Roberts was responding to comments made by Peterson, who serves as the ranking Democrat on the House Committee on Agriculture. The day after he was re-elected to his 13th term in Minnesota, Peterson told reporters that he had concerns about Roberts serving as the next likely chair of the Senate Agriculture Committee.

"He has made some noise about opening up the farm bill if he gets to be chairman, which is a very bad idea, and puts everything we worked for in jeopardy," Peterson told the Associated Press. He pointed out that Roberts used his position as chairman of the House panel in 1996 to pass the "Freedom to Farm" act, which was designed to wean farmers off subsidies in exchange for more flexibility in deciding what to grow. Roberts also voted against this year's farm bill,” the AP article noted.

Roberts said all of the speculation is “very presumptuous. I have not even been selected yet or voted on to be chairman.” But when asked if there was any doubt, he said, “No, but it would be nice to talk to the members that are on the Ag committee and seek their support as well as the leadership. All that has yet to happen.”

Roberts served eight terms in the House and chaired the House Committee on Agriculture from  1995-1997.

Roberts said the first thing he would do, if selected as Senate Agriculture Committee chair, is to “sit down with members and determine their priorities, both on the Republican and Democrat side, with the ranking member. And then move from there.”

The current chair of the Senate Agriculture Committee, Sen.
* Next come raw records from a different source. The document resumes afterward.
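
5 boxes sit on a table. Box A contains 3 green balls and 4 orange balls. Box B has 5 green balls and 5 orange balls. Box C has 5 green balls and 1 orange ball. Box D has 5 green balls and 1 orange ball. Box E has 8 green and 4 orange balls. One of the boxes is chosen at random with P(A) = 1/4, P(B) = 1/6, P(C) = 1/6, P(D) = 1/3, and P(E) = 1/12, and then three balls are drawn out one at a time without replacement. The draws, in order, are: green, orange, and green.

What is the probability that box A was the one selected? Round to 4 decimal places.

0.1915

The likelihood of the observed sequence under each hypothesis: P(data | box A) = (3/7)(4/6)(2/5) = 0.11429; P(data | box B) = (5/10)(5/9)(4/8) = 0.13889; P(data | box C) = (5/6)(1/5)(4/4) = 0.16667; P(data | box D) = (5/6)(1/5)(4/4) = 0.16667; P(data | box E) = (8/12)(4/11)(7/10) = 0.1697.
The prior-weighted likelihoods are 1/4 · 0.11429 = 0.028571, 1/6 · 0.13889 = 0.023148, 1/6 · 0.16667 = 0.027778, 1/3 · 0.16667 = 0.055556, 1/12 · 0.1697 = 0.014141; with total 0.14919.
Hence P(box A | data) = (0.028571) / (0.14919) = 0.1915.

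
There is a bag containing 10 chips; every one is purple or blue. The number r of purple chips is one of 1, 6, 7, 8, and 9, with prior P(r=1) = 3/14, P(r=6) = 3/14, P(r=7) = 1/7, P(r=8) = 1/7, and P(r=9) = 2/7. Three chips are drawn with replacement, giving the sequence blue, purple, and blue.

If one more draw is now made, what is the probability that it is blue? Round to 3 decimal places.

Compute the likelihood of the observed sequence for each case: P(data | r = 1) = (9/10)(1/10)(9/10) = 0.081; P(data | r = 6) = (4/10)(6/10)(4/10) = 0.096; P(data | r = 7) = (3/10)(7/10)(3/10) = 0.063; P(data | r = 8) = (2/10)(8/10)(2/10) = 0.032; P(data | r = 9) = (1/10)(9/10)(1/10) = 0.009.
Multiplying each by its prior: 3/14 · 0.081 = 0.017357, 3/14 · 0.096 = 0.020571, 1/7 · 0.063 = 0.009, 1/7 · 0.032 = 0.0045714, 2/7 · 0.009 = 0.0025714; these sum to 0.054071.
Dividing through by the total gives posterior P(r = 1 | data) = 0.321, P(r = 6 | data) = 0.38045, P(r = 7 | data) = 0.16645, P(r = 8 | data) = 0.084544, P(r = 9 | data) = 0.047556.
The predictive probability is P(blue next | data) = (9/10)(0.321) + (2/5)(0.38045) + (3/10)(0.16645) + (1/5)(0.084544) + (1/10)(0.047556) = 0.51268.

0.513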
Debbie Stabenow, D-Mich., is widely expected to stay on the committee as ranking member next year.

“I just wanted to set that record straight: We have child nutrition and CFTC (reauthorization) that are coming right up on us,” Roberts explained. “So those would be two objectives, plus farmers are complaining more about regulation than they are the farm bill. We might address that but we would have to figure out exactly how.”

Roberts noted that his primary concern with the 2014 farm bill was to first save, then improve the crop insurance program. 

“Most of those changes don’t take effect until 2015 so we’ll have to do some oversight on that for sure. I think we’ll have to do a lot of oversight,” he added. “This is a brand new farm bill; but that doesn’t mean we rewrite it. You know, farmers want consistency more than anything else.”

Rep. Peterson did not respond to a request for comment.